Pour des travaux ordinaires (ou pas ? ) , ils vont couper l’électricité. Par chance c’était prévu, programmé. Il n’empêche, cela vient souligner l’ultra dépendance à cette énergie. Un vrai point de fragilité.
Une maison comme tant d’autres
La maison que je loue ici est entièrement dépendante de l’électricité : les machines, les stores, la cuisinière, l’eau chaude, le chauffage, le réfrigérateur, cet ordinateur sur lequel j’écris… C’est une maison qui a un peu plus de vingt ans. Le tout électrique était vu comme un critère de confort et de modernisme.
Il fut un temps où des manivelles permettaient de remonter un store quand les volets n’étaient pas de simples panneaux de bois à pousser. Le chauffage peut ponctuellement être assuré par la cheminée, mais elle peinerait à réchauffer seule toute la maison.
La panne ou la coupure d’électricité sont problématiques notamment à la campagne, où les personnes sont nombreuses à faire des réserves dans leurs congélateurs.
Je repense à certaines maisons de mon enfance, où il n’y avait d’ailleurs pas de chauffage central. L’électricité ne concernait que l’éclairage. J’ai longtemps connu la maison de la grand-mère paternelle sans réfrigérateur, sans machine à laver ni aspirateur, ni télévision… J’ai vécu dans une telle maison et parfois nous avions froid.
Les livres, le stylo et le papier, le jardin
Il n’est pas annoncé de franc soleil. Sans électricité, pas possible de se faire chauffer de l’eau pour le thé ou le café, à moins de prévoir une thermos.
Il y aura pour se réfugier si je ne bouge pas, les livres, le stylo et le papier. J’ai des choses à faire dans le jardin.
Ce qui est amusant c’est que confronté à cette coupure, placé dans la dépendance, je vais aussi me positionner dans l’attente avec la sourde inquiétude du « moment où ça va revenir ».
Si c’est plus long que prévu, viendront les reproches à notre Enedis national, si c’est plus court, c’est sûr, je voudrai marquer ma reconnaissance en utilisant telle ou telle machine…
Surveillance
Une application numérique surveille heure par heure, jour par jour, la consommation électrique des lieux. Il est possible de savoir à quelle heure je passe l’aspirateur et quasiment à quelle puissance.
L’outil de surveillance inquiète les uns mais me sert à réguler. Mine de rien, on peut faire de vraies économies, se mettre des défis… mais je reste limité dans mes possibilités de faire évoluer ce qui est. Pourtant, il y aurait la possibilité de trouver des alternatives mais le locataire a peu de pouvoirs.

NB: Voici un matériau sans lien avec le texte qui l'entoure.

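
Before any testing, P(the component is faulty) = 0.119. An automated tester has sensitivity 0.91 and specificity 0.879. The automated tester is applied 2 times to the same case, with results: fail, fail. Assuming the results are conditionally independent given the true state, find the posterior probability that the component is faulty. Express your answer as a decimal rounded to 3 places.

Let H be the event that the component is faulty; start with P(H) = 0.119. P('fail'|H) = 0.91, P('fail'|¬H) = 0.121.
Update on result 1 ('fail'): P(H) ← 0.91·0.1190 / (0.91·0.1190 + 0.121·0.8810) = 0.10829/0.21489 = 0.5039.
Update on result 2 ('fail'): P(H) ← 0.91·0.5039 / (0.91·0.5039 + 0.121·0.4961) = 0.45858/0.51860 = 0.8843.

Posterior P(H) ≈ 0.884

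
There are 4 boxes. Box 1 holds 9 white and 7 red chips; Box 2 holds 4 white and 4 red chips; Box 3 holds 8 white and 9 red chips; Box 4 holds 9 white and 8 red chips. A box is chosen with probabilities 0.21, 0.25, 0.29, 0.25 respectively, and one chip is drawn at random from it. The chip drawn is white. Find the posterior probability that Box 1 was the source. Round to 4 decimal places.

P(white|Box 1) = 0.5625; P(white|Box 2) = 0.5; P(white|Box 3) = 0.4706; P(white|Box 4) = 0.5294.
Prior × likelihood for each source: 0.21·0.5625=0.1181, 0.25·0.5=0.1250, 0.29·0.4706=0.1365, 0.25·0.5294=0.1324. Summing gives P(white) = 0.51195.
P(Box 1 | white) = 0.1181 / 0.51195 = 0.2307.

Posterior probability ≈ 0.2307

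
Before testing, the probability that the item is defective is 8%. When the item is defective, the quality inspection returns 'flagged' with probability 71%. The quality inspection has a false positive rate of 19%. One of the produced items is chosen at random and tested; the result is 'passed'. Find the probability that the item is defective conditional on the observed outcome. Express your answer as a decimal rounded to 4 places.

Let H be the event that the item is defective. P(H) = 0.08, so P(¬H) = 0.92. With E the 'passed' result, P(E|H) = 0.29 and P(E|¬H) = 0.81.
P(E) = 0.29·0.08 + 0.81·0.92 = 0.023200 + 0.74520 = 0.76840.
By Bayes' theorem, P(H|E) = 0.023200 / 0.76840 = 0.0302.

P(H | E) ≈ 0.0302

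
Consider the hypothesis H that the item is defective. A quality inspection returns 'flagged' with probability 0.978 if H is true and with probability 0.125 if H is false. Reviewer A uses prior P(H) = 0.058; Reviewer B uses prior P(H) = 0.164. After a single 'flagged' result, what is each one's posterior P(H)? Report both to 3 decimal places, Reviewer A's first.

P('+'|H) = 0.978, P('+'|¬H) = 0.125.
Reviewer A: numerator 0.978·0.058 = 0.056724; evidence = 0.056724+0.125·0.942 = 0.17447; posterior = 0.325.
Reviewer B: numerator 0.978·0.164 = 0.16039; evidence = 0.16039+0.125·0.836 = 0.26489; posterior = 0.605.

Reviewer A: 0.325; Reviewer B: 0.605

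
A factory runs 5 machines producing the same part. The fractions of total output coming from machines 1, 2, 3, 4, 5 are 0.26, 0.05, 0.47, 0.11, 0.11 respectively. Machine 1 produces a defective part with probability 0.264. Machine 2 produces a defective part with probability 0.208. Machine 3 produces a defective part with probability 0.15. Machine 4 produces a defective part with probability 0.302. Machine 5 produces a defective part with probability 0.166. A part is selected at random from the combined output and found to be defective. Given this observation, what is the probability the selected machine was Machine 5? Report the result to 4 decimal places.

Posterior probability ≈ 0.0908

Tabulate prior·likelihood by source: [1] prior 0.26, lik 0.264, product 0.06864; [2] prior 0.05, lik 0.208, product 0.01040; [3] prior 0.47, lik 0.15, product 0.07050; [4] prior 0.11, lik 0.302, product 0.03322; [5] prior 0.11, lik 0.166, product 0.01826.
Normalizing constant = 0.20102; the posterior for Machine 5 is its product over the sum, 0.01826/0.20102 = 0.0908.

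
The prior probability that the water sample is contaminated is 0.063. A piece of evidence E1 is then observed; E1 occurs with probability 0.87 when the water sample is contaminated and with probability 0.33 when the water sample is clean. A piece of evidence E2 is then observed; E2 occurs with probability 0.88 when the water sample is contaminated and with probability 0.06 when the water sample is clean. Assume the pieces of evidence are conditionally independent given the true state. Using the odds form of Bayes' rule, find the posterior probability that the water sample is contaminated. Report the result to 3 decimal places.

Posterior probability ≈ 0.722

Prior odds = 0.063/(1−0.063) = 0.067236. In log-odds, ln(0.067236) = -2.6995.
Add log likelihood ratios: ln(2.6364) + ln(14.667) = 3.6550.
Posterior log-odds = 0.95543, so posterior odds = exp(0.95543) = 2.5998. Converting, P(H|E) = 2.5998/3.5998 = 0.722.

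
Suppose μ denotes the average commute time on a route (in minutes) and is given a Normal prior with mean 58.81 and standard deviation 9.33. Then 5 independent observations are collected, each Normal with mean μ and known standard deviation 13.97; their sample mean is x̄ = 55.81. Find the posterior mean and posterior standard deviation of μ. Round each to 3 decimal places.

Prior precision 1/τ₀² = 1/9.33² = 0.0114878; data precision n/σ² = 5/13.97² = 0.0256199.
Posterior precision = 0.0114878 + 0.0256199 = 0.0371077, giving posterior SD = 1/√0.0371077 = 5.191.
Posterior mean = (0.0114878·58.81 + 0.0256199·55.81) / 0.0371077 = 56.739.

Posterior mean ≈ 56.739; posterior SD ≈ 5.191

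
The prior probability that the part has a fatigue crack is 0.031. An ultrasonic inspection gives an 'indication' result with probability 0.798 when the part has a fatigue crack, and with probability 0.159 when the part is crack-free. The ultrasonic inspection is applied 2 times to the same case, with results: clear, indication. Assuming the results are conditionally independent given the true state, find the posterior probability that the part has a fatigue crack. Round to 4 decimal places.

Posterior P(H) ≈ 0.0371

Let H be the event that the part has a fatigue crack; start with P(H) = 0.031. P('indication'|H) = 0.798, P('indication'|¬H) = 0.159.
Update on result 1 ('clear'): P(H) ← 0.202·0.0310 / (0.202·0.0310 + 0.841·0.9690) = 0.0062620/0.82119 = 0.0076.
Update on result 2 ('indication'): P(H) ← 0.798·0.0076 / (0.798·0.0076 + 0.159·0.9924) = 0.0060852/0.16387 = 0.0371.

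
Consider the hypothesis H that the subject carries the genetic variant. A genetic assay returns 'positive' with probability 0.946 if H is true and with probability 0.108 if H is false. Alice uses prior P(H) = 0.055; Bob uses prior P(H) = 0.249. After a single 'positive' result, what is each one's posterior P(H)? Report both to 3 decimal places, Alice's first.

P('+'|H) = 0.946, P('+'|¬H) = 0.108.
Alice: numerator 0.946·0.055 = 0.052030; evidence = 0.052030+0.108·0.945 = 0.15409; posterior = 0.338.
Bob: numerator 0.946·0.249 = 0.23555; evidence = 0.23555+0.108·0.751 = 0.31666; posterior = 0.744.

Alice: 0.338; Bob: 0.744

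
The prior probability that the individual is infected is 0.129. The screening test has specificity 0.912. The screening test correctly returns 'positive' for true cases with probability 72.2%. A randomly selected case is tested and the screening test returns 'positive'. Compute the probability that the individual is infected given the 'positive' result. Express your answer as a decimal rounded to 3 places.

P(H | E) ≈ 0.549

Let H be the event that the individual is infected. P(H) = 0.129, so P(¬H) = 0.871. With E the 'positive' result, P(E|H) = 0.722 and P(E|¬H) = 0.088.
P(E) = 0.722·0.129 + 0.088·0.871 = 0.093138 + 0.076648 = 0.16979.
By Bayes' theorem, P(H|E) = 0.093138 / 0.16979 = 0.549.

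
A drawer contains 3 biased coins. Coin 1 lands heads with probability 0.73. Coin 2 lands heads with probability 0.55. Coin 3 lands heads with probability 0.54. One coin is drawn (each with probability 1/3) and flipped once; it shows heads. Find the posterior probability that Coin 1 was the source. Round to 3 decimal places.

P(heads|C1) = 0.73; P(heads|C2) = 0.55; P(heads|C3) = 0.54.
Prior × likelihood for each source: 0.333333·0.73=0.2433, 0.333333·0.55=0.1833, 0.333333·0.54=0.1800. Summing gives P(heads) = 0.60667.
P(Coin 1 | heads) = 0.2433 / 0.60667 = 0.401.

Posterior probability ≈ 0.401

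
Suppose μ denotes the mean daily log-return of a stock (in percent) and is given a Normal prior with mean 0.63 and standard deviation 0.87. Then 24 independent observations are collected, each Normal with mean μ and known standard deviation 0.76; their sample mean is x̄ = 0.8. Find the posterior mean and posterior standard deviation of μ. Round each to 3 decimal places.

With known σ, the Normal prior is conjugate. Weight on the data is w = (n/σ²)/(n/σ² + 1/τ₀²) = 41.5512/(41.5512+1.32118) = 0.96918.
Posterior mean = w·x̄ + (1−w)·μ₀ = 0.96918·0.8 + 0.030817·0.63 = 0.795. Posterior variance = 1/(41.5512+1.32118) = 0.0233250, so SD = 0.153.

Posterior mean ≈ 0.795; posterior SD ≈ 0.153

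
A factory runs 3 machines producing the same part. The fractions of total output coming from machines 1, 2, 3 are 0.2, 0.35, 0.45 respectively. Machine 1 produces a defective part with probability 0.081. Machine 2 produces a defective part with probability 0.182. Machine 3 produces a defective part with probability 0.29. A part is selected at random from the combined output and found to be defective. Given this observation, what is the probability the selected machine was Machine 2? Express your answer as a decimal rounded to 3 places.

Posterior probability ≈ 0.303

Tabulate prior·likelihood by source: [1] prior 0.2, lik 0.081, product 0.01620; [2] prior 0.35, lik 0.182, product 0.06370; [3] prior 0.45, lik 0.29, product 0.1305.
Normalizing constant = 0.21040; the posterior for Machine 2 is its product over the sum, 0.06370/0.21040 = 0.303.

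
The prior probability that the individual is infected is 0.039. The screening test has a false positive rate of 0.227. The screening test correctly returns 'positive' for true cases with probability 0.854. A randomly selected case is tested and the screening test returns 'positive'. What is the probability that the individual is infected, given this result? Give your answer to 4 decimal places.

Write H for 'the individual is infected'. Prior odds H:¬H = 0.039/0.961 = 0.040583. For the 'positive' outcome, the likelihood ratio is 0.854/0.227 = 3.7621.
Posterior odds = 0.040583 × 3.7621 = 0.15268, so P(H|E) = 0.15268/(1+0.15268) = 0.1325.

P(H | E) ≈ 0.1325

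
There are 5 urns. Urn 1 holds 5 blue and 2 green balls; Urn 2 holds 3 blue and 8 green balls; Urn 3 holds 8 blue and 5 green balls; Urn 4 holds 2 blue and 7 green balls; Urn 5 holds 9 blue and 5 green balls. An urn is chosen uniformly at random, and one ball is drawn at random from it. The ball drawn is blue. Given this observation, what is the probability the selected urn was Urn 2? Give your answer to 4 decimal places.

P(blue|Urn 1) = 0.7143; P(blue|Urn 2) = 0.2727; P(blue|Urn 3) = 0.6154; P(blue|Urn 4) = 0.2222; P(blue|Urn 5) = 0.6429.
Prior × likelihood for each source: 0.2·0.7143=0.1429, 0.2·0.2727=0.05455, 0.2·0.6154=0.1231, 0.2·0.2222=0.04444, 0.2·0.6429=0.1286. Summing gives P(blue) = 0.49350.
P(Urn 2 | blue) = 0.05455 / 0.49350 = 0.1105.

Posterior probability ≈ 0.1105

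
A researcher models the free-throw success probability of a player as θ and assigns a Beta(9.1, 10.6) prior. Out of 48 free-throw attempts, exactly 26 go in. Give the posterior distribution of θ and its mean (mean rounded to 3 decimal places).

Observing 26 successes and 22 failures updates Beta(9.1, 10.6) by adding the success and failure counts to the two shape parameters: α = 9.1+26 = 35.1, β = 10.6+22 = 32.6.
E[θ | data] = 35.1/(35.1+32.6) = 0.518.

Posterior: Beta(35.1, 32.6); mean ≈ 0.518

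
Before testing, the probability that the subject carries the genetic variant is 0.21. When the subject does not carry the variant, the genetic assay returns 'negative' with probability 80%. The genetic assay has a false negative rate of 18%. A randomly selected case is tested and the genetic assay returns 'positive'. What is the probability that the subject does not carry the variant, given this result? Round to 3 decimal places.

Write H for 'the subject carries the genetic variant'. Prior odds H:¬H = 0.21/0.79 = 0.26582. For the 'positive' outcome, the likelihood ratio is 0.82/0.2 = 4.1000.
Posterior odds = 0.26582 × 4.1000 = 1.0899, so P(H|E) = 1.0899/(1+1.0899) = 0.522. Then P(¬H|E) = 1 − 0.522 = 0.478.

P(¬H | E) ≈ 0.478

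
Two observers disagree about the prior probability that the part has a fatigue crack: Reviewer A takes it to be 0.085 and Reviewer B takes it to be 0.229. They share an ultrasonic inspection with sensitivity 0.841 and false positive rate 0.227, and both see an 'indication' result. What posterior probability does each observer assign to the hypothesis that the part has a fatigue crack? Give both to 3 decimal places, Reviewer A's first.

P('+'|H) = 0.841, P('+'|¬H) = 0.227.
Reviewer A: numerator 0.841·0.085 = 0.071485; evidence = 0.071485+0.227·0.915 = 0.27919; posterior = 0.256.
Reviewer B: numerator 0.841·0.229 = 0.19259; evidence = 0.19259+0.227·0.771 = 0.36761; posterior = 0.524.

Reviewer A: 0.256; Reviewer B: 0.524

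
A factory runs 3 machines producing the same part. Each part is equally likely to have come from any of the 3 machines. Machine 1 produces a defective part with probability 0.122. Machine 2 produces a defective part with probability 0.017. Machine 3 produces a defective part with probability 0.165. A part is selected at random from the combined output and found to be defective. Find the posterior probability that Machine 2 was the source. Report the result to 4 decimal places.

Posterior probability ≈ 0.0559

P(defective|M1) = 0.122; P(defective|M2) = 0.017; P(defective|M3) = 0.165.
Prior × likelihood for each source: 0.333333·0.122=0.04067, 0.333333·0.017=0.005667, 0.333333·0.165=0.05500. Summing gives P(defective) = 0.10133.
P(Machine 2 | defective) = 0.005667 / 0.10133 = 0.0559.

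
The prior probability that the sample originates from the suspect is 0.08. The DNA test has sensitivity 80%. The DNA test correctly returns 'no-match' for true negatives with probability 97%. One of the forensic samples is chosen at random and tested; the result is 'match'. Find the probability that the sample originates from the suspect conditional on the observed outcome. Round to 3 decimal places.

Let H be the event that the sample originates from the suspect. P(H) = 0.08, so P(¬H) = 0.92. With E the 'match' result, P(E|H) = 0.8 and P(E|¬H) = 0.03.
P(E) = 0.8·0.08 + 0.03·0.92 = 0.064000 + 0.027600 = 0.091600.
By Bayes' theorem, P(H|E) = 0.064000 / 0.091600 = 0.699.

P(H | E) ≈ 0.699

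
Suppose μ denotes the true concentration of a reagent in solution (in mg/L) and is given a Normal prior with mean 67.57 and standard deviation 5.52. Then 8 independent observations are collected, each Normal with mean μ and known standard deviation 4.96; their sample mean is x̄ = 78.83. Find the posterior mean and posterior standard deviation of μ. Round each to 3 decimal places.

With known σ, the Normal prior is conjugate. Weight on the data is w = (n/σ²)/(n/σ² + 1/τ₀²) = 0.325182/(0.325182+0.0328187) = 0.90833.
Posterior mean = w·x̄ + (1−w)·μ₀ = 0.90833·78.83 + 0.091672·67.57 = 77.798. Posterior variance = 1/(0.325182+0.0328187) = 2.79329, so SD = 1.671.

Posterior mean ≈ 77.798; posterior SD ≈ 1.671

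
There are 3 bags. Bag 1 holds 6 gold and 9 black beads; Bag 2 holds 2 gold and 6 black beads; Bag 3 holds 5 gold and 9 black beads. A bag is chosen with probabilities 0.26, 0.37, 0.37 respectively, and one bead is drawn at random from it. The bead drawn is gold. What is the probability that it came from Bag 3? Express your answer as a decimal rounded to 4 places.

Posterior probability ≈ 0.4021

Tabulate prior·likelihood by source: [1] prior 0.26, lik 0.4, product 0.1040; [2] prior 0.37, lik 0.25, product 0.09250; [3] prior 0.37, lik 0.3571, product 0.1321.
Normalizing constant = 0.32864; the posterior for Bag 3 is its product over the sum, 0.1321/0.32864 = 0.4021.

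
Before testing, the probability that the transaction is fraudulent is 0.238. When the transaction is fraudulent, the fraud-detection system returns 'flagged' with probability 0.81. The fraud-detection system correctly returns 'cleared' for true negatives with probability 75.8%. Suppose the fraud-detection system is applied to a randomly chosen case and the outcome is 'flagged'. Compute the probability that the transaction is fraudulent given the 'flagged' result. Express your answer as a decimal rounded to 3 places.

Write H for 'the transaction is fraudulent'. Prior odds H:¬H = 0.238/0.762 = 0.31234. For the 'flagged' outcome, the likelihood ratio is 0.81/0.242 = 3.3471.
Posterior odds = 0.31234 × 3.3471 = 1.0454, so P(H|E) = 1.0454/(1+1.0454) = 0.511.

P(H | E) ≈ 0.511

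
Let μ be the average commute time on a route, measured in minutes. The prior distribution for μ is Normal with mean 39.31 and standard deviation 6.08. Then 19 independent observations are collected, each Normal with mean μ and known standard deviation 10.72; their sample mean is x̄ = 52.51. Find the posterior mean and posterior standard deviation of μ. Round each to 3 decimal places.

Prior precision 1/τ₀² = 1/6.08² = 0.0270516; data precision n/σ² = 19/10.72² = 0.165335.
Posterior precision = 0.0270516 + 0.165335 = 0.192386, giving posterior SD = 1/√0.192386 = 2.280.
Posterior mean = (0.0270516·39.31 + 0.165335·52.51) / 0.192386 = 50.654.

Posterior mean ≈ 50.654; posterior SD ≈ 2.280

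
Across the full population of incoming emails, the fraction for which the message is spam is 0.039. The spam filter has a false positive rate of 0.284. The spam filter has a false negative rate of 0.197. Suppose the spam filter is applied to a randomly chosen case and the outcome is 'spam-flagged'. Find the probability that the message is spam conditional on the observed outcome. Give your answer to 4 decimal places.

Write H for 'the message is spam'. Prior odds H:¬H = 0.039/0.961 = 0.040583. For the 'spam-flagged' outcome, the likelihood ratio is 0.803/0.284 = 2.8275.
Posterior odds = 0.040583 × 2.8275 = 0.11475, so P(H|E) = 0.11475/(1+0.11475) = 0.1029.

P(H | E) ≈ 0.1029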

Sans smartphone la coupure aurait été plus rude. Je risque d’être tenté de regarder les messages et les mails. Ces derniers, j’attendrai pour y répondre. Et je ferai pareil pour l’actualité du monde. Si Monsieur Trump pouvait retenir ses bombes…
On dit « faire la coupure » quand on parle de se donner de la liberté. Tiens voilà l’exercice, se donner de la liberté dans la contrainte imposée…

Un mot en retour ?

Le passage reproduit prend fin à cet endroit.